A televisão e o videogame também possuem a capacidade de mediação entre a criança e o par imagem-som, limitada, contudo, pois eletrônica. Por mais que alguns softwares sejam mais eficientes na comunicação de informações e no estímulo àmemória, pelo fato de integrarem apenas dois sentidos humanos (visão e audição), não possuem capacidade equivalente à mediação humana. Nessa discussão, não estáem questão qual mediação é melhor, mas, antes, visa-se apontar a imprescindibilidade da mediação humana, direta, pele com pele, no desenvolvimento infantil.
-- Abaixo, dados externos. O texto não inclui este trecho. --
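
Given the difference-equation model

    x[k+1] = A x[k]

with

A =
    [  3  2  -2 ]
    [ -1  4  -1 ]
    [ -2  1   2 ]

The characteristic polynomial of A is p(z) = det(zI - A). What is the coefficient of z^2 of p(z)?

Expand det(zI - A) for the 3×3 matrix.
p(z) = z^3 - 9z^2 + 25z - 21.
(Check: constant term = det(-A) = (-1)^3 det A = -21; coefficient of z^2 = -tr A = -9.)
The coefficient of z^2 is -9.

-9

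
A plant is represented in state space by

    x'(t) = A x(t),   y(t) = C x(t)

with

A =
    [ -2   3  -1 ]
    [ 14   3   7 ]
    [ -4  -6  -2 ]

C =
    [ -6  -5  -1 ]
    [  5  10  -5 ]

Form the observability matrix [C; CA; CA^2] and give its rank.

2

CA = [[-54, -27, -27], [150, 75, 75]]
CA^2 = [[-162, -81, -81], [450, 225, 225]]
Observability matrix O = [C; CA; CA^2] = [[-6, -5, -1], [5, 10, -5], [-54, -27, -27], [150, 75, 75], [-162, -81, -81], [450, 225, 225]]
The columns c1, c2, c3 of O are linearly dependent: -c1 + c2 + c3 = 0 (check each entry), so rank(O) ≤ 2.
The 2×2 minor from rows 1, 2, columns 1, 2 is (-6)·10 - (-5)·5 = -60 - (-25) = -35 ≠ 0, so rank(O) = 2.
rank(O) = 2 < n = 3, so the pair (A, C) is not completely observable.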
Voltando à questão da integração de sistemas de captação, na infância ela pode ser comparada à fome. A criança busca aprender. Isso não é o mesmo que dizer que se trata de um ato voluntário. O meio a estimula, ela reage, buscando-o, descobrindo-o. As metáforas conseguem dizer mais completamente sobre isso: o girassol busca o sol, os mamíferos recém-nascidos buscam a mama, o broto busca o ar, as crianças buscam interagir. O fator simbólico é um elemento que se constitui no início do desenvolvimento da criança. Traspondo o significado das metáforas ao desenvolvimento infantil, diria que as crianças, já em seu primeiro ano de vida, buscam aprender.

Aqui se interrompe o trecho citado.